By Scott Harris
The concept of the Accountable Care Organization (ACO) is so simple. But that simplicity stops, like a dog at the end of its leash, in the concept phase.
A handful of academic medical centers nevertheless chose to surge forward with plans to create an ACO, which aims to reduce costs and improve outcomes by tying higher reimbursements to better care. Now, one of those centers is reporting back from the front.
Leaders in the effort to turn Robert Wood Johnson Medical School, now part of the University of Medicine and Dentistry of New Jersey (UMDNJ), into an ACO published a progress report in the November issue of the journal Health Affairs.
The Gordian knot that must be unraveled and reassembled in order for an ACO to work is almost disorienting. But Alfred F. Talia, MD, MPH, who is leading the effort at Robert Wood Johnson, said the biggest tangle resided not in the technical blueprint but in long-entrenched professional mores.
“The challenge is always, How do you change human behaviors, which have been in place for a pretty good reason, like rewards?” Talia said. “This ain’t easy, and it is very complex. I’ve been called insane for even trying it.”

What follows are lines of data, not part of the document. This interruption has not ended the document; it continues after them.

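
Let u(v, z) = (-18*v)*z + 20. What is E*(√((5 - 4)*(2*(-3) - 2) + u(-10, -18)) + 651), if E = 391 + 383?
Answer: 503874 + 1548*I*√807 ≈ 5.0387e+5 + 43975.0*I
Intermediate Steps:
E = 774
u(v, z) = 20 - 18*v*z (u(v, z) = -18*v*z + 20 = 20 - 18*v*z)
E*(√((5 - 4)*(2*(-3) - 2) + u(-10, -18)) + 651) = 774*(√((5 - 4)*(2*(-3) - 2) + (20 - 18*(-10)*(-18))) + 651) = 774*(√(1*(-6 - 2) + (20 - 3240)) + 651) = 774*(√(1*(-8) - 3220) + 651) = 774*(√(-8 - 3220) + 651) = 774*(√(-3228) + 651) = 774*(2*I*√807 + 651) = 774*(651 + 2*I*√807) = 503874 + 1548*I*√807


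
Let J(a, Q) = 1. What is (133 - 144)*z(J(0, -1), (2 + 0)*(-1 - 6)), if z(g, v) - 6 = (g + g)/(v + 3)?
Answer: -64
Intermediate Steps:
z(g, v) = 6 + 2*g/(3 + v) (z(g, v) = 6 + (g + g)/(v + 3) = 6 + (2*g)/(3 + v) = 6 + 2*g/(3 + v))
(133 - 144)*z(J(0, -1), (2 + 0)*(-1 - 6)) = (133 - 144)*(2*(9 + 1 + 3*((2 + 0)*(-1 - 6)))/(3 + (2 + 0)*(-1 - 6))) = -22*(9 + 1 + 3*(2*(-7)))/(3 + 2*(-7)) = -22*(9 + 1 + 3*(-14))/(3 - 14) = -22*(9 + 1 - 42)/(-11) = -22*(-1)*(-32)/11 = -11*64/11 = -64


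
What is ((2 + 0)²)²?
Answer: 16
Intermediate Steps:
((2 + 0)²)² = (2²)² = 4² = 16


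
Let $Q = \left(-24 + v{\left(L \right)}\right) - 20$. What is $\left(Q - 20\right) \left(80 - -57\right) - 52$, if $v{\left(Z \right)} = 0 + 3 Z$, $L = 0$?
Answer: $-8820$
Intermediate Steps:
$v{\left(Z \right)} = 3 Z$
$Q = -44$ ($Q = \left(-24 + 3 \cdot 0\right) - 20 = \left(-24 + 0\right) - 20 = -24 - 20 = -44$)
$\left(Q - 20\right) \left(80 - -57\right) - 52 = \left(-44 - 20\right) \left(80 - -57\right) - 52 = - 64 \left(80 + 57\right) - 52 = \left(-64\right) 137 - 52 = -8768 - 52 = -8820$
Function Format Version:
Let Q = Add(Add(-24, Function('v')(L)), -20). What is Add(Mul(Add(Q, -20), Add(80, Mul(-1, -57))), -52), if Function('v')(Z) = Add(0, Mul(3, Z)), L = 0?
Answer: -8820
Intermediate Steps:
Function('v')(Z) = Mul(3, Z)
Q = -44 (Q = Add(Add(-24, Mul(3, 0)), -20) = Add(Add(-24, 0), -20) = Add(-24, -20) = -44)
Add(Mul(Add(Q, -20), Add(80, Mul(-1, -57))), -52) = Add(Mul(Add(-44, -20), Add(80, Mul(-1, -57))), -52) = Add(Mul(-64, Add(80, 57)), -52) = Add(Mul(-64, 137), -52) = Add(-8768, -52) = -8820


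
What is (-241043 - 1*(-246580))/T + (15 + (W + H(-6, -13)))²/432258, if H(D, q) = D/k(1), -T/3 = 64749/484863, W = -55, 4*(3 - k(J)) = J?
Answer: -69035249676319/4994957319 ≈ -13821.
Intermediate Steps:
k(J) = 3 - J/4
T = -64749/161621 (T = -194247/484863 = -3*21583/161621 = -64749/161621 ≈ -0.40062)
H(D, q) = 4*D/11 (H(D, q) = D/(3 - ¼*1) = D/(3 - ¼) = D/(11/4) = D*(4/11) = 4*D/11)
(-241043 - 1*(-246580))/T + (15 + (W + H(-6, -13)))²/432258 = (-241043 - 1*(-246580))/(-64749/161621) + (15 + (-55 + (4/11)*(-6)))²/432258 = (-241043 + 246580)*(-161621/64749) + (15 + (-55 - 24/11))²*(1/432258) = 5537*(-161621/64749) + (15 - 629/11)²*(1/432258) = -7919429/573 + (-464/11)²*(1/432258) = -7919429/573 + (215296/121)*(1/432258) = -7919429/573 + 107648/26151609 = -69035249676319/4994957319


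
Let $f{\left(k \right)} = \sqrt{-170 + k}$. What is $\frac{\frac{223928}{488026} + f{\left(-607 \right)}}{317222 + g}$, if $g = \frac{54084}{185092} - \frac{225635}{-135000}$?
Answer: $\frac{139884574644000}{96709774919591402723} + \frac{1249371000 i \sqrt{777}}{396330420590671} \approx 1.4464 \cdot 10^{-6} + 8.7871 \cdot 10^{-5} i$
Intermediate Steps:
$g = \frac{2453228671}{1249371000}$ ($g = 54084 \cdot \frac{1}{185092} - - \frac{45127}{27000} = \frac{13521}{46273} + \frac{45127}{27000} = \frac{2453228671}{1249371000} \approx 1.9636$)
$\frac{\frac{223928}{488026} + f{\left(-607 \right)}}{317222 + g} = \frac{\frac{223928}{488026} + \sqrt{-170 - 607}}{317222 + \frac{2453228671}{1249371000}} = \frac{223928 \cdot \frac{1}{488026} + \sqrt{-777}}{\frac{396330420590671}{1249371000}} = \left(\frac{111964}{244013} + i \sqrt{777}\right) \frac{1249371000}{396330420590671} = \frac{139884574644000}{96709774919591402723} + \frac{1249371000 i \sqrt{777}}{396330420590671}$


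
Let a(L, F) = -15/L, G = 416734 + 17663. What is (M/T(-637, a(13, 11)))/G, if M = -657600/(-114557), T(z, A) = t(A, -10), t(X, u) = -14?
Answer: -109600/116114173301 ≈ -9.4390e-7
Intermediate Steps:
G = 434397
T(z, A) = -14
M = 657600/114557 (M = -657600*(-1/114557) = 657600/114557 ≈ 5.7404)
(M/T(-637, a(13, 11)))/G = ((657600/114557)/(-14))/434397 = ((657600/114557)*(-1/14))*(1/434397) = -328800/801899*1/434397 = -109600/116114173301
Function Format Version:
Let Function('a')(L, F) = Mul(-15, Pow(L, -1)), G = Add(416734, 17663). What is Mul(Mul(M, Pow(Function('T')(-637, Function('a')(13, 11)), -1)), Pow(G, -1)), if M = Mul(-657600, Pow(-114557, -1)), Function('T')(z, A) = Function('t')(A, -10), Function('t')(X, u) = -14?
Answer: Rational(-109600, 116114173301) ≈ -9.4390e-7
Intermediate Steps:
G = 434397
Function('T')(z, A) = -14
M = Rational(657600, 114557) (M = Mul(-657600, Rational(-1, 114557)) = Rational(657600, 114557) ≈ 5.7404)
Mul(Mul(M, Pow(Function('T')(-637, Function('a')(13, 11)), -1)), Pow(G, -1)) = Mul(Mul(Rational(657600, 114557), Pow(-14, -1)), Pow(434397, -1)) = Mul(Mul(Rational(657600, 114557), Rational(-1, 14)), Rational(1, 434397)) = Mul(Rational(-328800, 801899), Rational(1, 434397)) = Rational(-109600, 116114173301)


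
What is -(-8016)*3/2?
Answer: 12024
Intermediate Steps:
-(-8016)*3/2 = -1336*(-9) = 12024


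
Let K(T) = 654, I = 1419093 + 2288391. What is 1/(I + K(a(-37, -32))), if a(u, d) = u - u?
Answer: 1/3708138 ≈ 2.6968e-7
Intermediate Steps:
a(u, d) = 0
I = 3707484
1/(I + K(a(-37, -32))) = 1/(3707484 + 654) = 1/3708138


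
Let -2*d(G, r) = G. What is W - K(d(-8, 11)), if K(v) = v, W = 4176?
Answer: 4172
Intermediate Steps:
d(G, r) = -G/2
W - K(d(-8, 11)) = 4176 - (-1)*(-8)/2 = 4176 - 1*4 = 4176 - 4 = 4172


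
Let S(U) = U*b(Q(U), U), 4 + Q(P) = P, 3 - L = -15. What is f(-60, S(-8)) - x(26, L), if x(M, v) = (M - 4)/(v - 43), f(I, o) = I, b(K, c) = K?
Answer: -1478/25 ≈ -59.120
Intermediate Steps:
L = 18 (L = 3 - 1*(-15) = 3 + 15 = 18)
Q(P) = -4 + P
S(U) = U*(-4 + U)
x(M, v) = (-4 + M)/(-43 + v)
f(-60, S(-8)) - x(26, L) = -60 - (-4 + 26)/(-43 + 18) = -60 - 22/(-25) = -60 - (-1)*22/25 = -60 - 1*(-22/25) = -60 + 22/25 = -1478/25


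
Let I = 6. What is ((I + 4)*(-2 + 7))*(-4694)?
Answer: -234700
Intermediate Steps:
((I + 4)*(-2 + 7))*(-4694) = ((6 + 4)*(-2 + 7))*(-4694) = (10*5)*(-4694) = 50*(-4694) = -234700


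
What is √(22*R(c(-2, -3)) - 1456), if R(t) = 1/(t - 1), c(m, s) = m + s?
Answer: I*√13137/3 ≈ 38.206*I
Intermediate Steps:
R(t) = 1/(-1 + t)
√(22*R(c(-2, -3)) - 1456) = √(22/(-1 + (-2 - 3)) - 1456) = √(22/(-1 - 5) - 1456) = √(22/(-6) - 1456) = √(22*(-⅙) - 1456) = √(-11/3 - 1456) = √(-4379/3) = I*√13137/3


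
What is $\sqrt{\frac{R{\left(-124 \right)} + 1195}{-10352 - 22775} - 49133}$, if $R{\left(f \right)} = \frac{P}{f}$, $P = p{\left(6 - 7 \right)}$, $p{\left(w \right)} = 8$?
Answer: $\frac{2 i \sqrt{12953920071092542}}{1026937} \approx 221.66 i$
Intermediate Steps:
$P = 8$
$R{\left(f \right)} = \frac{8}{f}$
$\sqrt{\frac{R{\left(-124 \right)} + 1195}{-10352 - 22775} - 49133} = \sqrt{\frac{\frac{8}{-124} + 1195}{-10352 - 22775} - 49133} = \sqrt{\frac{8 \left(- \frac{1}{124}\right) + 1195}{-33127} - 49133} = \sqrt{\left(- \frac{2}{31} + 1195\right) \left(- \frac{1}{33127}\right) - 49133} = \sqrt{\frac{37043}{31} \left(- \frac{1}{33127}\right) - 49133} = \sqrt{- \frac{37043}{1026937} - 49133} = \sqrt{- \frac{50456532664}{1026937}} = \frac{2 i \sqrt{12953920071092542}}{1026937}$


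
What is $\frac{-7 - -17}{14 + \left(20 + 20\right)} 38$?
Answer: $\frac{190}{27} \approx 7.037$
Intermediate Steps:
$\frac{-7 - -17}{14 + \left(20 + 20\right)} 38 = \frac{-7 + 17}{14 + 40} \cdot 38 = \frac{10}{54} \cdot 38 = 10 \cdot \frac{1}{54} \cdot 38 = \frac{5}{27} \cdot 38 = \frac{190}{27}$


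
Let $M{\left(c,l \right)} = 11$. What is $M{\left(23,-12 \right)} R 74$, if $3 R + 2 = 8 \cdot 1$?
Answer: $1628$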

The effort, which began three years ago and is expected to start some time next year, aims to accomplish several things at once, all of which seem reasonable enough on paper. Probably recognizing that relying on a single payment method is likely what helped create much of the cost problem in the first place—particularly in a sector as complex as academic medical centers—Robert Wood Johnson’s ACO model provides a range of compensation methods including monthly per-patient care management fees for providers (adjusted for the complexity of each patient’s illness) and a shared savings approach rewarding better population health. The traditional fee-for-service structure remains intact as a way to encourage access in primary care settings. To help address New Jersey’s primary care provider shortage, the ACO plans to employ primary care providers and offer management services to affiliated practices.
The real salesmanship comes into play, Talia said, when it’s time to discuss ways to put the concept into motion.
“It’s easy to get buy-in,” Talia said. “The hard part is managing the human behavior around it. You’re talking about changes in funds flow. You’re talking about changes in power structures and getting people out of their silos.”
Talia estimates he and his team have spoken individually with 1,000 different people and entities, hashing and rehashing the various costs and benefits for each and every stakeholder.
“We spent a lot of time reinforcing to people that they were going to be fine financially, and their reward needs were going to be met,” Talia said. “Their capacity to continue functions like education and research were not just maintained but enhanced by this model. We’d get the data about what the needs were out there and then go back to them and try to illustrate that this is a way not just for them to do fine but to achieve the center’s objectives.”